The decision, McCormick v. Fasken Martineau DuMoulin LLP, involved an equity partner who held an ownership interest in the firm. Some time after McCormick became a partner of the firm, the firm adopted a provision in its Partnership Agreement that required equity partners to retire as equity partners and divest their ownership interest after they turned 65. The provision allowed for the partner to become a "regular" partner without an equity stake, but such an arrangement was exceptional. McCormick, when 64, challenged the provision in the BC Human Rights Tribunal. He was initially successful in establishing that the requirement to retire was discriminatory. The Tribunal's decision was upheld in the BC Supreme Court, but overturned on appeal to the BC Court of Appeal.
The issue of whether an equity partner could also be an employee of his firm for the purposes of human rights legislation required a generous interpretation of the legislation in order to achieve its broad public purposes, including the elimination of discrimination. The Court, in this case, had to decide whether the partner was also in an "employment relationship" with his firm.

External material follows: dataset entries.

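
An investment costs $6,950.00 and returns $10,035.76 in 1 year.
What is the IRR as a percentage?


Formula: IRR = C1/C0 - 1
Substituting: IRR = $10,035.76 / $6,950.00 - 1
Ratio: 1.443994 - 1 = 0.443994
IRR = 44.3994%

44.3994%


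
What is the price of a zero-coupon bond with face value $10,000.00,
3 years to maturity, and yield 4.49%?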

In assessing whether McCormick was a partner and an employee, the Court reviewed a series of factors: utilization of the individual, exercise of control, burden for remuneration, and whether the remedial purposes of the human rights legislation were engaged in the circumstances. There are, however, two essential aspects of employment: first, the control exercised by an employer over working conditions and remuneration and second, the corresponding dependency on the part of a worker. In other words, who is responsible for deciding working terms and pay, and to what extent does the worker have a say in this? The more a person's work life is controlled, the more dependency they will have on their employer. Key questions to ask include: does the worker receive immediate direction from others? Is the worker immediately affected by the decisions of others? Can the worker influence decisions that affect his or her working life?
The Court was clear, however, that there is no formula or checklist that can be applied to determine someone's work status. The key consideration, though, is the degree of control that is exercised over the worker. Where there is a significant degree of control over the worker, an employment relationship is more likely.

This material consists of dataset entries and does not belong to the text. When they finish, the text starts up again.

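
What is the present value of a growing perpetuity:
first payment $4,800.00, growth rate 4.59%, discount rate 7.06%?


Formula: PV = C / (r - g)
Spread: r - g = 0.0706 - 0.0459 = 0.0247
Substituting: PV = $4,800.00 / 0.0247
PV = $194,331.98

$194,331.98


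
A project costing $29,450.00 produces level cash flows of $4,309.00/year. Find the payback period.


Formula: Payback = investment / annual cash flow
Substituting: Payback = $29,450.00 / $4,309.00
Payback = 6.8345 years

6.8345 years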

In most partnerships, partners are able to meaningfully participate in the decision-making processes that establish their working conditions and remuneration. It is run for the economic benefit of the partners. It is also often difficult to expel a partner from the partnership. As a result, control over workplace decisions rests with the partners who form the partnership. In many cases, partners are not employees – they are, collectively, the employer.
In McCormick's case, there was a complete absence of genuine control over him by the partnership, and so an employment relationship did not exist. The Supreme Court is clear, however, that it is not impossible for a partner to also be an employee of the firm. It will, however, require the existence of some subservience and control.
While this decision deals specifically with the interpretation of human rights legislation (and whether a partner can be an employee in order to benefit from human rights protection), the case likely has broader application. This decision serves as a clarification of the principles stated in 671122 Ontario Ltd. v. Sagaz Industries Canada Inc. which provides the common law test for employment typically applied in cases of wrongful dismissal. Importantly, the Supreme Court now emphasizes that lawyers and courts should not favour form over substance, but rather we must assess the true extent of dependency and control present in the workplace relationship.